OneDrive for Business Simple Claims Based Authentication Rights Options
This section provides the following configuration options:
- Active Directory Hostname - The host name of the LDAP service.
- Active Directory Port - The port of the LDAP service.
- Active Directory Distinguished - Distinguished name of the object in which to do the search. For example: DC=emea, DC=pharma, DC=intra
- Bind Username - the username used to bind to the Active Directory service.
- Bind Password - The password used to bind to the Active Directory service.
- Domain - The domain passed to the Active Directory to retrieve the associated permission group.

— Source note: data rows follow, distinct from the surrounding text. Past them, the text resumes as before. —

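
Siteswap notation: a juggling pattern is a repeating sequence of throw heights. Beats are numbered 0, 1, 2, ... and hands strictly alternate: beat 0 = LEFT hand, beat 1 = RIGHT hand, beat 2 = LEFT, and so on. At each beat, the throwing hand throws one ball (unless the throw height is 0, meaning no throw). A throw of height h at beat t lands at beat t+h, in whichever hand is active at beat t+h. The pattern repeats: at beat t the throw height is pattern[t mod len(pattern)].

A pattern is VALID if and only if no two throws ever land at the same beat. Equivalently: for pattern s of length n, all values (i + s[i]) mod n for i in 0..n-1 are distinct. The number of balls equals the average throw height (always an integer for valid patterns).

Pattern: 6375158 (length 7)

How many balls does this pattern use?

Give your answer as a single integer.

Pattern = [6, 3, 7, 5, 1, 5, 8], length n = 7
  position 0: throw height = 6, running sum = 6
  position 1: throw height = 3, running sum = 9
  position 2: throw height = 7, running sum = 16
  position 3: throw height = 5, running sum = 21
  position 4: throw height = 1, running sum = 22
  position 5: throw height = 5, running sum = 27
  position 6: throw height = 8, running sum = 35
Total sum = 35; balls = sum / n = 35 / 7 = 5

Answer: 5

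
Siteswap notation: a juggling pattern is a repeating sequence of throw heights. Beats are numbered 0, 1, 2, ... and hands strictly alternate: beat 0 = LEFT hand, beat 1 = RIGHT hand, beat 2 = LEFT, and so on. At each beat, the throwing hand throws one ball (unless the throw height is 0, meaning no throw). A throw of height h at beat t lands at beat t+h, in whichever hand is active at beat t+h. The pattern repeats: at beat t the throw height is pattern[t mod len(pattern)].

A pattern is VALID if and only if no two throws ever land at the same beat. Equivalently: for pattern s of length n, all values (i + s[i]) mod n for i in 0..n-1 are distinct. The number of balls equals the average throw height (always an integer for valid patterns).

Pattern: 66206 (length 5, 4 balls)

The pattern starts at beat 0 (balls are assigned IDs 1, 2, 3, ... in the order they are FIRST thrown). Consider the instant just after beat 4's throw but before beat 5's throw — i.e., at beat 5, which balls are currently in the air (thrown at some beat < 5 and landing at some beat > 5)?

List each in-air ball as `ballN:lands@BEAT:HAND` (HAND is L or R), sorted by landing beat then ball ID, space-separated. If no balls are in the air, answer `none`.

Answer: ball1:lands@6:L ball2:lands@7:R ball3:lands@10:L

Derivation:
Beat 0 (L): throw ball1 h=6 -> lands@6:L; in-air after throw: [b1@6:L]
Beat 1 (R): throw ball2 h=6 -> lands@7:R; in-air after throw: [b1@6:L b2@7:R]
Beat 2 (L): throw ball3 h=2 -> lands@4:L; in-air after throw: [b3@4:L b1@6:L b2@7:R]
Beat 4 (L): throw ball3 h=6 -> lands@10:L; in-air after throw: [b1@6:L b2@7:R b3@10:L]
Beat 5 (R): throw ball4 h=6 -> lands@11:R; in-air after throw: [b1@6:L b2@7:R b3@10:L b4@11:R]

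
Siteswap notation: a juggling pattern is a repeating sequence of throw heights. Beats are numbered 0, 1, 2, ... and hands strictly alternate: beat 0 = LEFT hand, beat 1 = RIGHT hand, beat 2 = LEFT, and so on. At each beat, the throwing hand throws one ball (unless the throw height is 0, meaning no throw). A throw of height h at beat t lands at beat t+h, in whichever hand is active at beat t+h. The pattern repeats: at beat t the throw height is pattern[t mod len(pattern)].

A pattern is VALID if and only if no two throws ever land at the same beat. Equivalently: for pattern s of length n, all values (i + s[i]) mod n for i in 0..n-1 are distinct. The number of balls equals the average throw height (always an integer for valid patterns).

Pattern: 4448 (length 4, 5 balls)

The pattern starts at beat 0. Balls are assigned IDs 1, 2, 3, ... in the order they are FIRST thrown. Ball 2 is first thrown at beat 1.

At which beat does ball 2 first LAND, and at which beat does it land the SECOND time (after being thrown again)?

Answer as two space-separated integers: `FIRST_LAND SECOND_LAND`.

Beat 0 (L): throw ball1 h=4 -> lands@4:L; in-air after throw: [b1@4:L]
Beat 1 (R): throw ball2 h=4 -> lands@5:R; in-air after throw: [b1@4:L b2@5:R]
Beat 2 (L): throw ball3 h=4 -> lands@6:L; in-air after throw: [b1@4:L b2@5:R b3@6:L]
Beat 3 (R): throw ball4 h=8 -> lands@11:R; in-air after throw: [b1@4:L b2@5:R b3@6:L b4@11:R]
Beat 4 (L): throw ball1 h=4 -> lands@8:L; in-air after throw: [b2@5:R b3@6:L b1@8:L b4@11:R]
Beat 5 (R): throw ball2 h=4 -> lands@9:R; in-air after throw: [b3@6:L b1@8:L b2@9:R b4@11:R]
Beat 6 (L): throw ball3 h=4 -> lands@10:L; in-air after throw: [b1@8:L b2@9:R b3@10:L b4@11:R]
Beat 7 (R): throw ball5 h=8 -> lands@15:R; in-air after throw: [b1@8:L b2@9:R b3@10:L b4@11:R b5@15:R]
Beat 8 (L): throw ball1 h=4 -> lands@12:L; in-air after throw: [b2@9:R b3@10:L b4@11:R b1@12:L b5@15:R]
Beat 9 (R): throw ball2 h=4 -> lands@13:R; in-air after throw: [b3@10:L b4@11:R b1@12:L b2@13:R b5@15:R]
Ball 2: thrown@1 h=4 -> first land @5; rethrown@5 h=4 -> second land @9

Answer: 5 9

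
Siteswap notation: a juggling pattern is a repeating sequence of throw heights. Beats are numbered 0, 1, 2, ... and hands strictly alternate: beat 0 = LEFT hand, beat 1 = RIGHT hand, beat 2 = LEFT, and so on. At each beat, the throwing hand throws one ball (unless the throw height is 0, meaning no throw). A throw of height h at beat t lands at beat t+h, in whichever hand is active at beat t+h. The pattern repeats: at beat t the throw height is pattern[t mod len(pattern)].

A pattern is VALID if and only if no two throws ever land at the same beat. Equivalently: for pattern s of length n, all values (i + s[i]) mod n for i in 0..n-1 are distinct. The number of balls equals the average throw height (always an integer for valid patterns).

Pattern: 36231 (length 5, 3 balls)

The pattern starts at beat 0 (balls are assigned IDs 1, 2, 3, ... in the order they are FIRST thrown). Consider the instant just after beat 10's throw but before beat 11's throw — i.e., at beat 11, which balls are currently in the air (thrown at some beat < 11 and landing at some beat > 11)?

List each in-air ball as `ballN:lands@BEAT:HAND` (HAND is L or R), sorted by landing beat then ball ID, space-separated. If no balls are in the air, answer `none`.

Answer: ball1:lands@12:L ball2:lands@13:R

Derivation:
Beat 0 (L): throw ball1 h=3 -> lands@3:R; in-air after throw: [b1@3:R]
Beat 1 (R): throw ball2 h=6 -> lands@7:R; in-air after throw: [b1@3:R b2@7:R]
Beat 2 (L): throw ball3 h=2 -> lands@4:L; in-air after throw: [b1@3:R b3@4:L b2@7:R]
Beat 3 (R): throw ball1 h=3 -> lands@6:L; in-air after throw: [b3@4:L b1@6:L b2@7:R]
Beat 4 (L): throw ball3 h=1 -> lands@5:R; in-air after throw: [b3@5:R b1@6:L b2@7:R]
Beat 5 (R): throw ball3 h=3 -> lands@8:L; in-air after throw: [b1@6:L b2@7:R b3@8:L]
Beat 6 (L): throw ball1 h=6 -> lands@12:L; in-air after throw: [b2@7:R b3@8:L b1@12:L]
Beat 7 (R): throw ball2 h=2 -> lands@9:R; in-air after throw: [b3@8:L b2@9:R b1@12:L]
Beat 8 (L): throw ball3 h=3 -> lands@11:R; in-air after throw: [b2@9:R b3@11:R b1@12:L]
Beat 9 (R): throw ball2 h=1 -> lands@10:L; in-air after throw: [b2@10:L b3@11:R b1@12:L]
Beat 10 (L): throw ball2 h=3 -> lands@13:R; in-air after throw: [b3@11:R b1@12:L b2@13:R]
Beat 11 (R): throw ball3 h=6 -> lands@17:R; in-air after throw: [b1@12:L b2@13:R b3@17:R]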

- Username - The username passed to the Active Directory to retrieve the associated permission groups.
- Rights assigned to Everyone - A list of groups which should be assigned to every
authenticated user. The group should either be in the SID format or in a claims encoded
format. For example:
- Claims Encoded Format: c:0(.s|true for All Authenticated Users (Windows)
- SID Format: c:0+.w|S-1-5-32-545
Note: If you don't want to assign any everyone rights, select modified and insert a space. By default, everyone rights are granted to the following groups:c:0(.s|true c:0!.s|windows
- Cache LDAP User Request - Number of seconds during which to store a cached version of the LDAP requests resolving the groups to which the user belongs. Set to 0 to disable caching, -1 for infinite caching.
Note: The connector seed option Use Domain Group Name as ACL must be set to
True if you are using Simple Claims Based Authentication.